Kishk was stopped Sept. 19 by Immigration and Naturalization Service agents for a luggage search after arriving from Spain on a flight that originated in Cairo, Egypt.

 

Military looks to scale back funds, patrols on homefront

WASHINGTON (AP) — The military has flown more than 13,000 fighter-jet patrols over American cities since Sept. 11 at a cost exceeding $324 million. Now it wants to cut back.

The round-the-clock patrols designed to deter terrorists may be straining planes and personnel, the Pentagon said Monday.

Four months after the airliner attacks, any decision on ending or changing the patrols may come down to a calculation of how safe Americans would feel with the change, some officials say.

Part of the homeland defense efforts called Operation Noble Eagle, the flights began after terrorist hijackers crashed jetliners into the Pentagon and World Trade Center. U.S. fighters have been flying over New York and Washington since then.
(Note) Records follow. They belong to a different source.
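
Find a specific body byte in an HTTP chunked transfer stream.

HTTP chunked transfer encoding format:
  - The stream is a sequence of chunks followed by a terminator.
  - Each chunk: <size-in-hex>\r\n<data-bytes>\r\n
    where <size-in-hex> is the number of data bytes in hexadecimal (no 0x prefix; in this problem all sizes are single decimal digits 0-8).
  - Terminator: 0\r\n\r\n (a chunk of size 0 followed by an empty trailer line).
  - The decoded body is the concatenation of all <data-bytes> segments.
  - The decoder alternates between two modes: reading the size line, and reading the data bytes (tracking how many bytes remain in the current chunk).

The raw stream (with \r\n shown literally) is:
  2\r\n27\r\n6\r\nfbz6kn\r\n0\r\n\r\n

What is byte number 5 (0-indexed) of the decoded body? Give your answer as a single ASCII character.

Chunk 1: stream[0..1]='2' size=0x2=2, data at stream[3..5]='27' -> body[0..2], body so far='27'
Chunk 2: stream[7..8]='6' size=0x6=6, data at stream[10..16]='fbz6kn' -> body[2..8], body so far='27fbz6kn'
Chunk 3: stream[18..19]='0' size=0 (terminator). Final body='27fbz6kn' (8 bytes)
Body byte 5 = '6'

Answer: 6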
Other patrols fly from time to time over other major metropolitan areas and key sites, and jets are on alert at 30 bases to scramble if called. The combat air patrols are the first of their kind over the United States since the Cuban missile crisis in 1962.

The operation uses 11,000 people and 250 aircraft, another official said. Those figures include maintenance crews, pilots for 100 F-15 and F-16 fighter jets, crews for tankers needed for midair refueling and crews for AWACS — Airborne Warning and Control System — planes to provide radar information.

From Sept. 11 to Dec. 10, the operation flew 13,000 sorties. The cost was $324 million, Defense Department spokeswoman Susan Hansen said.

The North American Aerospace Defense Command, which runs the operation, says that through Dec. 10, its jets responded 207 times to problems such as unidentified aircraft, planes violating restricted air space and in-flight emergencies.

Not included in the figure is the case in which two jets escorted a Paris-to-Miami flight to Boston later last month after a passenger tried to ignite what authorities said was an explosive hidden in his shoes.

In 92 of the cases, jets on alert on the ground were scrambled to respond. In the other 115 cases, NORAD diverted jets that already were in the air on patrol.